View More: http://desireastottrodgers.pass.us/morrisons-february-2014

Erika Morrison is a visionary and a life artist. With a palette of ordinary elements like air and skin and laundry and the trash on her neighborhood streets, she paints bold portraits of Kingdom-come. Readers of her blog and the collaborative websites for which she writes have watched Erika welcome beggars into family gatherings, host a dance party to fight trafficking, and adopt an entire city’s homeless population. This unconventional approach to spirituality has caught the attention of groups around the world, and she is now on the speaking circuit in addition to her online writing. Erika engages conference attendees on themes of missional living and avant-garde faith, beating hard the drum of social justice. She has been sought out as a storyteller-advocate by international justice groups including the Exodus Road, a human trafficking rescue coalition, and Help One Now, an organization aiding children in poverty. Within her own hometown, she co-leads a project, The Common, that helps anticipate and meet the needs of the city’s homeless community.

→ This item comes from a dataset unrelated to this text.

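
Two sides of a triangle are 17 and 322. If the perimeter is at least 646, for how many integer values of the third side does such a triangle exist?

32

Triangle inequality: 305 < x < 339. Perimeter ≥ 646 gives x ≥ 646 − 17 − 322 = 307.
So 307 ≤ x < 339; integers 307 through 338: 32 values.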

Her ultimate goal in every aspect of life is to witness heaven in the details and then weave them into a story of unspeakable depth.

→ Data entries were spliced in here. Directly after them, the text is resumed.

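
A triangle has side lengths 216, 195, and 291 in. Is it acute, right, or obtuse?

right

Compare the square of the longest side to the sum of squares of the other two: 195² + 216² = 84681 = 291².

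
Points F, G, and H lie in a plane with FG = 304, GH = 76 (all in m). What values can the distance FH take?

By the triangle inequality, |304 − 76| ≤ FH ≤ 304 + 76.

228 ≤ FH ≤ 380 m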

Nearly a decade ago, Erika asked God to bless her and found her world turning upside-down at God’s definition of “blessing.” Her marriage dove into crisis, her family lost their home, and they found themselves slipping off the end of their rope only to find their fingers gripped by the hand of God: all they had left in the world. The life she discovered on the other side of that encounter was far from normal. Joy became a series of high and unbidden moments unrelated to circumstances. God’s face took on the wrinkles of men sleeping in doorways, His voice the off-key Kumbayahs of cross-dressers at the soup kitchen. The labels so often used to define people—mother, stranger, beggar, loser—no longer influenced the Christ-breathed identity Erika saw in them. Standardized ways of seeing the world were flipped on their heads.
Since then, Erika has been chasing the tail of every commonplace word she can think of and redefining it under a new lens. She shares her perspectives through the medium of story, painting day-to-day events with bold dollops of humor and a knack for wordplay. While she writes candidly about her conversations with God, Christians will not find any stale terminology or platitudes among her words. Erika’s writing voice is imaginative and poetic, sometimes undignified, often unpredictable, always sincere.

Erika describes the way she helps her homeless friends as not just getting her hands dirty in the nitty-gritty of their lives but sitting shoulder to shoulder with them and listening to their stories. Alongside her husband of fourteen years and their three hooligan boys, she immerses herself in the margins of society, a world of rough talk and even rougher circumstances that many Christians fear to engage. This puts Erika in the unique position to act as a bridge between cultures. Through her stories, readers can see over the walls that have traditionally separated Christians from the non-religious, street-dwellers from the middle-class, and those whose gifts are valued by society from those deemed unworthy. Seeing humanity in this way is a gift, and one that she longs to share with every possible member of her global family.

Erika makes her home and invests her heart in the Yale University town of New Haven, CT along with her husband Austin, their sons Gabriel, Seth, and Jude, and a female pit bull named Zeppelin.